December 12, 2012

Quick No Fluff Fillers

You have exactly 3 minutes left and you don't want to waste them. Here's a quick review method, which many of you know, but it is worth repeating. . .

Speaking of repeating, that is what this is all about, REPETITION.

Here's how it works:

 You ask the students "What did you learn today?" Their answer is their ticket out the door. Once they tell you what they learned the whole table gets to line up.        

TEACHER TIP: With 27-30 kids in our classes now-a-days it's much more interesting to do this by table then by person. It would take ten minutes to hear 30 students, add in all the redirection time (because kids get bored) and it would take the majority of our art class.
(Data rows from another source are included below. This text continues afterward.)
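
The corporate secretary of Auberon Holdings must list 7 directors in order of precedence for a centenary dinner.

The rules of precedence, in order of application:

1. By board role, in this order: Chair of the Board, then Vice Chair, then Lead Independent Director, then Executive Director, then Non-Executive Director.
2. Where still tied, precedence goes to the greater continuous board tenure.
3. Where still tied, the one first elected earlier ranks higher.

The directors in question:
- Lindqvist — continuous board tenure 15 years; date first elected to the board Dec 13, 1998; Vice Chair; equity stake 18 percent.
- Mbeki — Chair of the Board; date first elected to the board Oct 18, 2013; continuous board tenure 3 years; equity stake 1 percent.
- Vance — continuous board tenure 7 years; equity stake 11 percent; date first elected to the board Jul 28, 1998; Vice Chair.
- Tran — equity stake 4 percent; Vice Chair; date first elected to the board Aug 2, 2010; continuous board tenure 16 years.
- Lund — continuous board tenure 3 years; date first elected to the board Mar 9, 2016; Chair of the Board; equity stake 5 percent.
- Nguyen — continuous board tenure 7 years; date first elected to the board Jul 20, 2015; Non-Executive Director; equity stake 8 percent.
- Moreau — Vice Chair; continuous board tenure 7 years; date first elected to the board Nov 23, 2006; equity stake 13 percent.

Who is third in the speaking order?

Tran

By board role: Mbeki and Lund (Chair of the Board); then Tran, Lindqvist, Vance and Moreau (Vice Chair); then Nguyen (Non-Executive Director).
Mbeki and Lund both have continuous board tenure 3 years, so the next rule applies.
Among Mbeki and Lund, by date first elected to the board (earlier first): Mbeki (Oct 18, 2013) before Lund (Mar 9, 2016).
Among Tran, Lindqvist, Vance and Moreau, by continuous board tenure (higher first): Tran (16 years) before Lindqvist (15 years) before Vance and Moreau (7 years).
Among Vance and Moreau, by date first elected to the board (earlier first): Vance (Jul 28, 1998) before Moreau (Nov 23, 2006).
Order: Mbeki, Lund, Tran, Lindqvist, Vance, Moreau, Nguyen.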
So, 7 students (one per table) works best. I rarely say what they learned was incorrect. It could be anything from a personal learning experience, to an objective, to a vocabulary word or skill. REPETITION seems to be the key to learning for most students. It's something we hate to admit as we all "poo poo" route memorization. But I think there is a place for repetition and memorization in school. There are loads of ways to slip in repetition to your day.



I will tell you the most powerful way I use repetition in my teaching next post. 

How do you use repetition in your teaching? Do you think it's an effective teaching tool?

4 comments:

Anonymous said...

Yes, yes, yes, yes, yes!
Repetition is so important. We read the same poem every day for a week, we read/recite the same memory verse for a week or two. Kindergarteners love to do things over and over. Repetition does not necessarily mean it is done exactly the same way though - you can still mix it up. I don't learn things very well only hearing them once, and neither do most children.

Mrs. Impey said...

I've been doing something similar with my Kindergartners/1st/2nd graders. Since I push learning the primary colors, secondary colors, lines and shapes in Kindergarten, I made these flash cards. If we end up with 2-3 minutes left at the end of class, I make them all sit like Mona Lisa and then I go from kid to kid with the flash cards. Depending on the project will depend on the flash cards used.

To make the flash cards I used paint chips from the hardware store. I drew horizontal, vertical and diagonal lines (Mondrian project...), I put in primary and secondary colored cards, and I drew shape cards with the words.

Very quickly I show the students a card, if they get it right, they get to line up. If they get it wrong, I either come back to them or help them understand the correct answer before they line up.

Phyl said...

Yes! Yes! We learn through repetition. It imprints our brains. I always used repetition with instructions, having kids recite/repeat back to me, whether it was 'wipe, wash, wipe' with a paintbrush, or 'weaving with a warp and a weft' or singing 'put your name on you paper -FIRST THING!' Or more complex instructions or info. And we'd repeat stuff together at the beginnings and ends of classes. Even just simple attention getter call &response: call: 'macaroni and cheese'; response: 'Quiet please!'

Anonymous said...

Agreed! And it's especially important for the meets- once-a-week-class.... And the more they say it themselves, the better it sticks!